Joining various blockchains isn’t exactly a new idea, of course. There are sidechains, and then experiments like Cosmos and Polkadot, sometimes called the "Internet of Blockchains," that want to build a bridge between the different networks.
"They're similar because the goal is to connect the whole 'meta-network' of different blockchains which have different feature trade-offs into one ecosystem with a reinforcing network effect," Wilcox said.
But, there's one difference.
"I see Alchemy as encompassing a broader set of mechanisms to streamline interaction and I value free floating exchange prices over automated price pegs because they seem to offer better individual choice," he said.
'Alchemy' is the process of transmuting substances into other forms, and as such, the goal of Project Alchemy in particular is to make it easier to swap Zcash directly for ether without a centralized entity managing the trade.
The process starts with an ether seller opening up an "order" smart contract on ethereum, which sits there, and won’t execute until someone fulfills it until the seller receives the correct amount of Zcash at a particular address.
Then, it automatically executes with no third-party involvement.
Of course, there need to be enough people conducting trades on the platform to make it quick to use.

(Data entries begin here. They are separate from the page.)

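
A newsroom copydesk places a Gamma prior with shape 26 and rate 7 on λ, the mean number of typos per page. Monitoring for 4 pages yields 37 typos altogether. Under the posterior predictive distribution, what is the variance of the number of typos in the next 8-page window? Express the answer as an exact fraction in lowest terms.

Total count 37 over total exposure 4 pages.
The Gamma prior is conjugate for the Poisson rate, so λ | data ~ Gamma(26+37, 7+4) = Gamma(63, 11).
The posterior predictive for a window of length T is Negative Binomial with variance T·α'·(β'+T)/β'² = 8·63·19/121 = 9576/121.

9576/121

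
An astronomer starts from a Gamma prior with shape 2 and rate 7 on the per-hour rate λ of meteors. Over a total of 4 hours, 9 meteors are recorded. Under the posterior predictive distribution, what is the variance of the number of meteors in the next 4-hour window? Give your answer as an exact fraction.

60/11

Total count 9 over total exposure 4 hours.
Posterior: α' = 2 + 9 = 11, β' = 7 + 4 = 11.
The posterior predictive for a window of length T is Negative Binomial with variance T·α'·(β'+T)/β'² = 4·11·15/121 = 60/11.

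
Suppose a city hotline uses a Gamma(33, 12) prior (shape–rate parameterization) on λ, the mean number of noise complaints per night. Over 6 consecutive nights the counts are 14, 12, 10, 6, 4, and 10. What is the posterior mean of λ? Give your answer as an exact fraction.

89/18

Total count: 14 + 12 + 10 + 6 + 4 + 10 = 56.
Total exposure: 6 nights.
Posterior: α' = 33 + 56 = 89, β' = 12 + 6 = 18.
Posterior mean = α'/β' = 89/18.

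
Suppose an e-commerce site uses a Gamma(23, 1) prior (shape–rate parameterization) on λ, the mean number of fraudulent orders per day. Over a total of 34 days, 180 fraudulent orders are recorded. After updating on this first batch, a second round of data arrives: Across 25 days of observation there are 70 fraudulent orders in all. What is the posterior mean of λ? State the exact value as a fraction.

91/20

Total count 180 over total exposure 34 days.
After the first batch: Gamma(23 + 180, 1 + 34) = Gamma(203, 35).
Total count 70 over total exposure 25 days.
After the second batch: Gamma(203 + 70, 35 + 25) = Gamma(273, 60).
Posterior mean = α'/β' = 273/60 = 91/20.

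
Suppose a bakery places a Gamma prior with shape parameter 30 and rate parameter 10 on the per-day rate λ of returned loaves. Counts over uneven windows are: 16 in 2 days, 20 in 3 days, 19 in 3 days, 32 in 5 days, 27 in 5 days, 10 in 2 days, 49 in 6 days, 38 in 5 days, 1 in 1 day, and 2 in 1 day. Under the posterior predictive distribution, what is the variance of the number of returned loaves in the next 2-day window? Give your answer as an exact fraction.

21960/1849

Total count: 16 + 20 + 19 + 32 + 27 + 10 + 49 + 38 + 1 + 2 = 214.
Total exposure: 2 + 3 + 3 + 5 + 5 + 2 + 6 + 5 + 1 + 1 = 33 days.
Posterior: α' = 30 + 214 = 244, β' = 10 + 33 = 43.
The posterior predictive for a window of length T is Negative Binomial with variance T·α'·(β'+T)/β'² = 2·244·45/1849 = 21960/1849.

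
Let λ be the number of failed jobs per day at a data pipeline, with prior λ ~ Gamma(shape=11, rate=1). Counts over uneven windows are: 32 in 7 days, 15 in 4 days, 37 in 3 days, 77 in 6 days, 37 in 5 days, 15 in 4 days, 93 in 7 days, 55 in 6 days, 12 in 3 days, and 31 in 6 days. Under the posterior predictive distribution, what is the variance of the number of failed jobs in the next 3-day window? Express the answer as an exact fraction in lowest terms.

68475/2704

Total count: 32 + 15 + 37 + 77 + 37 + 15 + 93 + 55 + 12 + 31 = 404.
Total exposure: 7 + 4 + 3 + 6 + 5 + 4 + 7 + 6 + 3 + 6 = 51 days.
Gamma(α, β) with Poisson data over total exposure Σt gives posterior Gamma(α+Σx, β+Σt) = Gamma(415, 52).
The posterior predictive for a window of length T is Negative Binomial with variance T·α'·(β'+T)/β'² = 3·415·55/2704 = 68475/2704.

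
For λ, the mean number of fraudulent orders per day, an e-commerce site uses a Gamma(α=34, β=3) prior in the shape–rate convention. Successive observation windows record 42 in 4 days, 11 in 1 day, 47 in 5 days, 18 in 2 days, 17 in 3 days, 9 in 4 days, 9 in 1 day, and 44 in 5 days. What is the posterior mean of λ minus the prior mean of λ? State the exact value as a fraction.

Total count: 42 + 11 + 47 + 18 + 17 + 9 + 9 + 44 = 197.
Total exposure: 4 + 1 + 5 + 2 + 3 + 4 + 1 + 5 = 25 days.
Posterior: α' = 34 + 197 = 231, β' = 3 + 25 = 28.
Posterior mean = 231/28 = 33/4; prior mean = 34/3 = 34/3. Difference = 33/4 − 34/3 = -37/12.

-37/12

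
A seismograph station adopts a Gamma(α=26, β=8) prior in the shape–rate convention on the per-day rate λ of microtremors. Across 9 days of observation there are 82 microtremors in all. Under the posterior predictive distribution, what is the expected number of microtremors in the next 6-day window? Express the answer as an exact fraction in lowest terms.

648/17

Total count 82 over total exposure 9 days.
The Gamma prior is conjugate for the Poisson rate, so λ | data ~ Gamma(26+82, 8+9) = Gamma(108, 17).
Predictive mean over a 6-day window = T·E[λ|data] = 6·108/17 = 648/17.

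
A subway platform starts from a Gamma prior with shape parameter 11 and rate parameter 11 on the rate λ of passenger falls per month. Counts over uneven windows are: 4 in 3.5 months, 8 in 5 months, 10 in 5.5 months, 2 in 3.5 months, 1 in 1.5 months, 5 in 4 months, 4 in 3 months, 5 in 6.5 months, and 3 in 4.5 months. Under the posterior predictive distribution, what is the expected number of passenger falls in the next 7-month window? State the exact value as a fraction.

Total count: 4 + 8 + 10 + 2 + 1 + 5 + 4 + 5 + 3 = 42.
Total exposure: 3.5 + 5 + 5.5 + 3.5 + 1.5 + 4 + 3 + 6.5 + 4.5 = 37 months.
Gamma(α, β) with Poisson data over total exposure Σt gives posterior Gamma(α+Σx, β+Σt) = Gamma(53, 48).
Predictive mean over a 7-month window = T·E[λ|data] = 7·53/48 = 371/48.

371/48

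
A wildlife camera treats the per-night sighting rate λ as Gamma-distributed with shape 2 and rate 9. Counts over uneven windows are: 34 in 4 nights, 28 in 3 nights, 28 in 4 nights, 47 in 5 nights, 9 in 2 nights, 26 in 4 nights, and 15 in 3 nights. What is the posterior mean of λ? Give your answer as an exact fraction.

189/34

Total count: 34 + 28 + 28 + 47 + 9 + 26 + 15 = 187.
Total exposure: 4 + 3 + 4 + 5 + 2 + 4 + 3 = 25 nights.
Posterior: α' = 2 + 187 = 189, β' = 9 + 25 = 34.
Posterior mean = α'/β' = 189/34.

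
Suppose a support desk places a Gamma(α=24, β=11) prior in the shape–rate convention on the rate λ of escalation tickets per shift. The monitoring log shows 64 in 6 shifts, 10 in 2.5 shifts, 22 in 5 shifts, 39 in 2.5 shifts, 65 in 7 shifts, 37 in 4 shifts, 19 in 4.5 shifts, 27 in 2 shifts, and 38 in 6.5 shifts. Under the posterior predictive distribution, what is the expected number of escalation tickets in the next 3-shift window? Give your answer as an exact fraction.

Total count: 64 + 10 + 22 + 39 + 65 + 37 + 19 + 27 + 38 = 321.
Total exposure: 6 + 2.5 + 5 + 2.5 + 7 + 4 + 4.5 + 2 + 6.5 = 40 shifts.
By Gamma–Poisson conjugacy, the posterior is Gamma(α + Σx, β + Σt) = Gamma(24 + 321, 11 + 40) = Gamma(345, 51).
Predictive mean over a 3-shift window = T·E[λ|data] = 3·345/51 = 345/17.

345/17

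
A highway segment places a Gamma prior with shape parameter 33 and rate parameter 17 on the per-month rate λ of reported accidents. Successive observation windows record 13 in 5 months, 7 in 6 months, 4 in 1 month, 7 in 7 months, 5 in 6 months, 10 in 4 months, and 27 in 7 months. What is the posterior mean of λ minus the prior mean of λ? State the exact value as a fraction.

Total count: 13 + 7 + 4 + 7 + 5 + 10 + 27 = 73.
Total exposure: 5 + 6 + 1 + 7 + 6 + 4 + 7 = 36 months.
Conjugate update: add total count to the shape and total exposure to the rate, giving Gamma(106, 53).
Posterior mean = 106/53 = 2; prior mean = 33/17 = 33/17. Difference = 2 − 33/17 = 1/17.

1/17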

There are plans to try to bridge other blockchains. Project Alchemy is a follow-up to BTC Relay, a similar project that allows users to pay for ethereum contracts with bitcoin. And, Wilcox noted that they plan to work on a similar project between Zcash and bitcoin in the future.
And, collaboration is far from limited to ethereum and Zcash.
Zooko Wilcox noted that Zcash Company recently submitted a version of Hashed Time-Lock Contracts, perhaps best-known for its role in the Lightning Network, for the Bitcoin Core wallet. The hope is that it might be used for cross-chain atomic transactions, potentially another way to bridge blockchains.
Nathan Wilcox summed up the overall benefits of such projects as the diversity and inclusion of ideas.
”I feel having different teams with different styles, philosophies and goals is better overall for the entire cryptocurrency space. That leads to more experimentation and exploration of the design space, and it reaches different target audiences," he said.
Overall, he expressed a hope that such projects would help the technology's disparate communities become more intertwined.